We sometimes look for qualities in searching for the “right person” to have a “meaningful” relationship with. If all the person has is one or two minute qualities, it doesn’t mean that you’re going to find the rest of them all too agreeable, as I found out through a little experience…

Adventures in Short Term Relationships
After a few months of this so called casual dating, that is to say going out on a date with one person on one night and another person on another night, I have come to realize that I am extraordinarily picky when it comes to this whole dating thing. How picky can one person be? I mean, this is just dating – it’s not like I’m going to be marrying the people I’m going out with? Ah, but that’s where the problem lies. 

In my mind, no matter how insignificant or small the date may be, there is always the chance in my mind that things may go in a certain direction with the person that I am with, and then what? I don’t want to just be with someone because they want to be with me. I’ve found out that this is a terrible way of going about doing things, at least for me, because then I just find myself saying yes to any meshuganah that can find my telephone. 

You don’t want yourself saying yes to just anyone – you’re denying yourself any power of choice, and generally are treating yourself like you are so low that any indication of attraction from a person will get you on the train to happiness, at least for a day or two. You don’t realize that you’re on the this-person-is-not-right-for-me train until after you have already pulled out of the station and the emergency brake refuses to budge.

Don’t look for just one quality
Let’s say that you find blonde people to be particularly not that attractive, and you only find yourself attracted to people who have dark red hair, wear oval shaped glasses, and who wear sweater type vests on a regular basis. 

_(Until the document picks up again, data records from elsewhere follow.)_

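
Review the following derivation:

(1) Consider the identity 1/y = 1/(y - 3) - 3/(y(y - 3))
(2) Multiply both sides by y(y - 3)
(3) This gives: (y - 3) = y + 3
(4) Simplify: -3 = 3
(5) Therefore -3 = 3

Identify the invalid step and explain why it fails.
Step 3: This gives: (y - 3) = y + 3

Step 3 makes a sign error when clearing denominators. Multiplying -3/(y(y - 3)) by y(y - 3) gives -3, not +3. The correct result is (y - 3) = y - 3, which is trivially true, not (y - 3) = y + 3. (Step 1 is a valid identity: 1/(y - 3) - 3/(y(y - 3)) = (y - 3)/(y(y - 3)) = 1/y.)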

Does that mean that a person who fits all of these superficial qualities will necessarily be a good match for you? Not at all. I think that the description “superficial” before “qualities” should be somewhat of a hint of this. 

Okay, so the person looks like what you ideally might find yourself attracted to… now, at least. Next week you might realize that dark red hair is really a turn off, and you actually find purple hair in pig tails to be titillating. It doesn’t even have to necessarily be a minute physical characteristic that you find yourself obsessed with. For the longest time I thought that surely if someone I was interested in enjoyed the music of a certain Vermont rock quartet, it would necessarily mean that we would have a good relationship. Maybe you think that the only way you can get along with someone is if they are just as obsessed with Swedish cinema as you are. I’m afraid to say that this just isn’t enough.

Superficial physical qualities?
Nothing is wrong with superficial physical qualities per se – it just isn’t the best way to find yourself in a meaningful relationship. For example, I was interested in this one woman a month ago. She was short, petite, wore glasses, and loved New York City just as much as I did. I thought that surely something would work out of that. 

Did it? 

Alas, nothing worked out from that. 

We went to a museum but ended up rushing past the bulk of the exhibits without spending any time looking at anything. We ate dinner together, and she continually pointed out celebrities or people that looked like celebrities. At some point she mentioned that she wanted to marry someone that was rich, famous, or perhaps a combination of the two. It was right around then that I started to think that things were not going to work out – after all, I write. The field is not known to induce great wealth outside of an extremely tiny fraction of those involved in it. Sometimes that wealth even comes posthumously, and you can’t exactly marry a dead person. 

Further misadventures: I thought for sure that if I dated a nice Jewish woman, things would somehow work out. I’ve somehow never managed to find myself in serious relationships with women of my own faith, for some unfortunate reason. A little more than a week ago, after some flirting from both sides, I started dating a person who seemed to be quite nice. She was Jewish too, which I thought would surely help things along somehow. 

Just last night, it came to a screeching halt – I suggested that perhaps we would get along better as friends. It just wasn’t going to work out, or so I thought. Again, I wasn’t looking at the person as a whole – I just thought that hey, she’s Jewish, that’s what I’m looking for… bad idea.

Conclusion
Some advice from someone who knows not a bit about dating: Go not just for that thing you are fascinated with, be it a streak of white hair in a field of dark black, or six foot two lanky Romanian American Jewish types. Go on multiple dates, yes, with the very same person before determining that you want to get into a potentially serious relationship with them. Find out what interests them, what they care about, etc. Remember: it doesn’t count as a serious relationship if it lasts less than a week. Get to know a person before you start going out, and you’ll find yourself in fewer of those “non-counting” relationships. Maybe we can get the divorce rate down too, that way.